Guglielmo Miani, chief executive of the tailoring company Larusmiani, at the Camparino bar in Milan.CreditAlessandro Grassani for The New York Times
That ability, according to Bonnie Clearwater, the director and chief curator of NSU Art Museum Fort Lauderdale, Fla., most likely shares its foundations with those of most other Western aesthetic achievements of the last five centuries: the Italian Renaissance.
“In Italy, they put the body at the center of all design; it’s humanism, and in humanism the human figure is always the key,” said Ms. Clearwater. Next month an exhibit called “Bellissima: Italy and High Fashion 1945-1968” will open at the museum, curated by Maria Luisa Frisa, Anna Mattirolo, and Stefano Tonchi.
The designer Brunello Cucinelli wrote in a recent email, “When I travel, I have to say, I keep perceiving a very strong love for the taste of my beautiful and esteemed Italy, which is experiencing a civil and economic revival.” He has also, he added, observed an unmistakable revival of traditional appetites for more refined forms of beauty happening at home.
The example comes to mind of Guglielmo Miani, the chief executive of Larusmiani, a tailoring and textile company founded in the 1920s by his grandfather. “As with anything else, looking excessive or like you’ve gone to too much effort is generally a mistake,” said Mr. Miani, who is among the more impeccably attired gentleman you are likely to encounter.
While he rotates through 15 suits and a similar number of blazers each season, choosing from 10 pairs of shoes and a handful of custom shirts from his own label, getting dressed in the morning takes him no more than 10 minutes, Mr.
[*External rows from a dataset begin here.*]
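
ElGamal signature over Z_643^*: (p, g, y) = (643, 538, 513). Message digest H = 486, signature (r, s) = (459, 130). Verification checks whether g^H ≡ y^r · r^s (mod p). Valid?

no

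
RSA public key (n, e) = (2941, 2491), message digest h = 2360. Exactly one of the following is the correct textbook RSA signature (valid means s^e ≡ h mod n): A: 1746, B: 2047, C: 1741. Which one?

C

Candidate A: Squares mod 2941: 1746^1≡1746, 1746^2≡1640, 1746^4≡1526, 1746^8≡2345, 1746^16≡2296, 1746^32≡1344, 1746^64≡562, 1746^128≡1157, 1746^256≡494, 1746^512≡2874, 1746^1024≡1548, 1746^2048≡2330; 2491 = 2048 + 256 + 128 + 32 + 16 + 8 + 2 + 1, so 1746^2491 ≡ 2330·494·1157·1344·2296·2345·1640·1746 ≡ 312 (mod 2941)
Candidate B: Squares mod 2941: 2047^1≡2047, 2047^2≡2225, 2047^4≡922, 2047^8≡135, 2047^16≡579, 2047^32≡2908, 2047^64≡1089, 2047^128≡698, 2047^256≡1939, 2047^512≡1123, 2047^1024≡2381, 2047^2048≡1854; 2491 = 2048 + 256 + 128 + 32 + 16 + 8 + 2 + 1, so 2047^2491 ≡ 1854·1939·698·2908·579·135·2225·2047 ≡ 303 (mod 2941)
Candidate C: Squares mod 2941: 1741^1≡1741, 1741^2≡1851, 1741^4≡2877, 1741^8≡1155, 1741^16≡1752, 1741^32≡2041, 1741^64≡1225, 1741^128≡715, 1741^256≡2432, 1741^512≡273, 1741^1024≡1004, 1741^2048≡2194; 2491 = 2048 + 256 + 128 + 32 + 16 + 8 + 2 + 1, so 1741^2491 ≡ 2194·2432·715·2041·1752·1155·1851·1741 ≡ 2360 (mod 2941)
  → matches h = 2360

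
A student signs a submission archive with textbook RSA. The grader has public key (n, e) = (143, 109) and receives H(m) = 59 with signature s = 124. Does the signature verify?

Squares mod 143: s^1≡124, s^2≡75, s^4≡48, s^8≡16, s^16≡113, s^32≡42, s^64≡48
109 = 64 + 32 + 8 + 4 + 1, so s^109 ≡ 48·42·16·48·124 ≡ 59 (mod 143)
59 = H(m), so the signature checks out.

verifies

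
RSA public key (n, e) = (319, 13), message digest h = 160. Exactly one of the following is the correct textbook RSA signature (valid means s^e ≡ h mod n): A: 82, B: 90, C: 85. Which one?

Candidate A: Squares mod 319: 82^1≡82, 82^2≡25, 82^4≡306, 82^8≡169; 13 = 8 + 4 + 1, so 82^13 ≡ 169·306·82 ≡ 81 (mod 319)
Candidate B: Squares mod 319: 90^1≡90, 90^2≡125, 90^4≡313, 90^8≡36; 13 = 8 + 4 + 1, so 90^13 ≡ 36·313·90 ≡ 19 (mod 319)
Candidate C: Squares mod 319: 85^1≡85, 85^2≡207, 85^4≡103, 85^8≡82; 13 = 8 + 4 + 1, so 85^13 ≡ 82·103·85 ≡ 160 (mod 319)
  → matches h = 160

C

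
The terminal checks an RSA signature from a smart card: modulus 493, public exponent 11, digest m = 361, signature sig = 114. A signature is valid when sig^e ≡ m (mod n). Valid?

sig^2 ≡ 114^2 = 12996 ≡ 178
sig^4 ≡ 178^2 = 31684 ≡ 132
sig^8 ≡ 132^2 = 17424 ≡ 169
11 = 8 + 2 + 1, so sig^11 ≡ 169·178·114 ≡ 40 (mod 493)
sig^11 mod 493 = 40, but m = 361.

no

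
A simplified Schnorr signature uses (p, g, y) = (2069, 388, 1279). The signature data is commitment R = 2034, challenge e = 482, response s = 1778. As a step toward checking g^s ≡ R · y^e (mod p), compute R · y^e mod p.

1279^2 = 1635841 ≡ 1331
1279^4 ≡ 1331^2 = 1771561 ≡ 497
1279^8 ≡ 497^2 = 247009 ≡ 798
1279^16 ≡ 798^2 = 636804 ≡ 1621
1279^32 ≡ 1621^2 = 2627641 ≡ 11
1279^64 ≡ 11^2 = 121
1279^128 ≡ 121^2 = 14641 ≡ 158
1279^256 ≡ 158^2 = 24964 ≡ 136
482 = 256 + 128 + 64 + 32 + 2, so 1279^482 ≡ 136·158·121·11·1331 ≡ 1427 (mod 2069)
R · y^e ≡ 2034·1427 = 2902518 ≡ 1780 (mod 2069)

1780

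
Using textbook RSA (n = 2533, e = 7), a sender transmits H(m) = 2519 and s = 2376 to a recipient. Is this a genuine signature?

forged

Squares mod 2533: s^1≡2376, s^2≡1852, s^4≡222
7 = 4 + 2 + 1, so s^7 ≡ 222·1852·2376 ≡ 1364 (mod 2533)
s^7 mod 2533 = 1364, but H(m) = 2519.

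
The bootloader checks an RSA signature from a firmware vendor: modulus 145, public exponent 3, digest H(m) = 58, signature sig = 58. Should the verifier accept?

Squares mod 145: sig^1≡58, sig^2≡29
3 = 2 + 1, so sig^3 ≡ 29·58 ≡ 87 (mod 145)
87 ≠ 58, so verification fails.

reject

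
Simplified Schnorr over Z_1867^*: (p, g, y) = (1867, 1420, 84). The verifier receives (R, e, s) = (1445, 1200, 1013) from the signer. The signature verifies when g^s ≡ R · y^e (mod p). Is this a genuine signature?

g^s mod p:
Squares mod 1867: 1420^1≡1420, 1420^2≡40, 1420^4≡1600, 1420^8≡343, 1420^16≡28, 1420^32≡784, 1420^64≡413, 1420^128≡672, 1420^256≡1637, 1420^512≡624
1013 = 512 + 256 + 128 + 64 + 32 + 16 + 4 + 1, so 1420^1013 ≡ 624·1637·672·413·784·28·1600·1420 ≡ 1505 (mod 1867)
R · y^e mod p:
Squares mod 1867: 84^1≡84, 84^2≡1455, 84^4≡1714, 84^8≡1005, 84^16≡1845, 84^32≡484, 84^64≡881, 84^128≡1356, 84^256≡1608, 84^512≡1736, 84^1024≡358
1200 = 1024 + 128 + 32 + 16, so 84^1200 ≡ 358·1356·484·1845 ≡ 576 (mod 1867)
1445·576 = 832320 ≡ 1505 (mod 1867)
1505 ≡ 1505 (mod 1867); signature holds.

genuine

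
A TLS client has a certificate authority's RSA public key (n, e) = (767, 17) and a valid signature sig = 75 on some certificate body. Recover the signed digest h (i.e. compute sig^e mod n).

316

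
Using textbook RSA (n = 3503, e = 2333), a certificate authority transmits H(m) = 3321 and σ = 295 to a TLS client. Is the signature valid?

valid

σ^2 ≡ 295^2 = 87025 ≡ 2953
σ^4 ≡ 2953^2 = 8720209 ≡ 1242
σ^8 ≡ 1242^2 = 1542564 ≡ 1244
σ^16 ≡ 1244^2 = 1547536 ≡ 2713
σ^32 ≡ 2713^2 = 7360369 ≡ 566
σ^64 ≡ 566^2 = 320356 ≡ 1583
σ^128 ≡ 1583^2 = 2505889 ≡ 1244
σ^256 ≡ 1244^2 = 1547536 ≡ 2713
σ^512 ≡ 2713^2 = 7360369 ≡ 566
σ^1024 ≡ 566^2 = 320356 ≡ 1583
σ^2048 ≡ 1583^2 = 2505889 ≡ 1244
2333 = 2048 + 256 + 16 + 8 + 4 + 1, so σ^2333 ≡ 1244·2713·2713·1244·1242·295 ≡ 3321 (mod 3503)
σ^2333 mod 3503 = 3321 matches H(m).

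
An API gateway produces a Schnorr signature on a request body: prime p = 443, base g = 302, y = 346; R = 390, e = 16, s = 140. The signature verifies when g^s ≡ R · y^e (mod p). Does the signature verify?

g^s mod p:
302^2 = 91204 ≡ 389
302^4 ≡ 389^2 = 151321 ≡ 258
302^8 ≡ 258^2 = 66564 ≡ 114
302^16 ≡ 114^2 = 12996 ≡ 149
302^32 ≡ 149^2 = 22201 ≡ 51
302^64 ≡ 51^2 = 2601 ≡ 386
302^128 ≡ 386^2 = 148996 ≡ 148
140 = 128 + 8 + 4, so 302^140 ≡ 148·114·258 ≡ 58 (mod 443)
R · y^e mod p:
346^2 = 119716 ≡ 106
346^4 ≡ 106^2 = 11236 ≡ 161
346^8 ≡ 161^2 = 25921 ≡ 227
346^16 ≡ 227^2 = 51529 ≡ 141
390·141 = 54990 ≡ 58 (mod 443)
58 ≡ 58 (mod 443); signature holds.

verifies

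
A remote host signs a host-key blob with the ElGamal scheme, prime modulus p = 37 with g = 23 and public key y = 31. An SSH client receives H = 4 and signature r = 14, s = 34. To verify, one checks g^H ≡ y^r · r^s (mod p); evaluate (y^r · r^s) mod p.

10

31^2 = 961 ≡ 36
31^4 ≡ 36^2 = 1296 ≡ 1
31^8 ≡ 1^2 = 1
14 = 8 + 4 + 2, so 31^14 ≡ 1·1·36 ≡ 36 (mod 37)
14^2 = 196 ≡ 11
14^4 ≡ 11^2 = 121 ≡ 10
14^8 ≡ 10^2 = 100 ≡ 26
14^16 ≡ 26^2 = 676 ≡ 10
14^32 ≡ 10^2 = 100 ≡ 26
34 = 32 + 2, so 14^34 ≡ 26·11 ≡ 27 (mod 37)
y^r · r^s ≡ 36·27 = 972 ≡ 10 (mod 37)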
Miani said.
And that is how it should be.
“Combining the things you like and not thinking too much about it” is the philosophy he follows, Mr. Miani said. “The key is to know the rules and the elements and then just forget them.”
Correction: January 21, 2016
An earlier version of this article misstated Bonnie Clearwater’s association with “Bellissima: Italy and High Fashion 1945-1968,” which opens at the NSU Art Museum next month. Although she is the chief curator of the museum, she is not the curator of this specific exhibit.